"The Giver Quartet" - читать интересную книгу автора (Lowry, Lois)


Lily considered, and shook her head. “I don’t know. They acted like . . . like ...”



“Animals?” Jonas suggested. He laughed.



“That’s right,” Lily said, laughing too. “Like animals.” Neither child knew what the word meant, exactly, but it was often used to describe someone uneducated or clumsy, someone who didn’t fit in.



“Where were the visitors from?” Father asked.



Lily frowned, trying to remember. “Our leader told us, when he made the welcome speech, but I can’t remember. I guess I wasn’t paying attention. It was from another community. They had to leave very early, and they had their midday meal on the bus.”



Mother nodded. “Do you think it’s possible that their rules may be different? And so they simply didn’t know what your play area rules were?”



Lily shrugged, and nodded. “I suppose.”



“You’ve visited other communities, haven’t you?” Jonas asked. “My group has, often.”



Lily nodded again. “When we were Sixes, we went and shared a whole school day with a group of Sixes in their community.”

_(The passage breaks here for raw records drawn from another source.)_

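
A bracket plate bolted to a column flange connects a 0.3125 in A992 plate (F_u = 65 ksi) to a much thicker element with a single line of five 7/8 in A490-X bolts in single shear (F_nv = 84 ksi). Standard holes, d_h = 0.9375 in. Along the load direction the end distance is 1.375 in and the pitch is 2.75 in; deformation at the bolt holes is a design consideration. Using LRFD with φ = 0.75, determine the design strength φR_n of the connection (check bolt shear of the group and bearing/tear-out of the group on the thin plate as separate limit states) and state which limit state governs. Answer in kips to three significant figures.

145 kips (bearing governs)

Bolt shear: A_b = π·0.875²/4 = 0.6013 in²; R_n = 84 × 0.6013 × 5 × 1 = 252.6 kips → 0.75 × 252.6 = 189 kips.
Bearing (1.2 l_c t F_u ≤ 2.4 d t F_u): upper limit = 2.4·0.875·0.3125·65 = 42.66 kips.
  Edge l_c = 1.375 − 0.9375/2 = 0.9062 → r_n = 22.09 kips; interior l_c = 2.75 − 0.9375 = 1.812 → r_n = 42.66 kips.
  R_n,bearing = 1·22.09 + 4·42.66 = 192.7 kips → 0.75 × 192.7 = 145 kips.
Bearing governs: 145 kips.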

“How did you feel when you were there?”



Lily frowned. “I felt strange. Because their methods were different. They were learning usages that my group hadn’t learned yet, so we felt stupid.”



Father was listening with interest. “I’m thinking, Lily,” he said, “about the boy who didn’t obey the rules today. Do you think it’s possible that he felt strange and stupid, being in a new place with rules that he didn’t know about?”



Lily pondered that. “Yes,” she said, finally.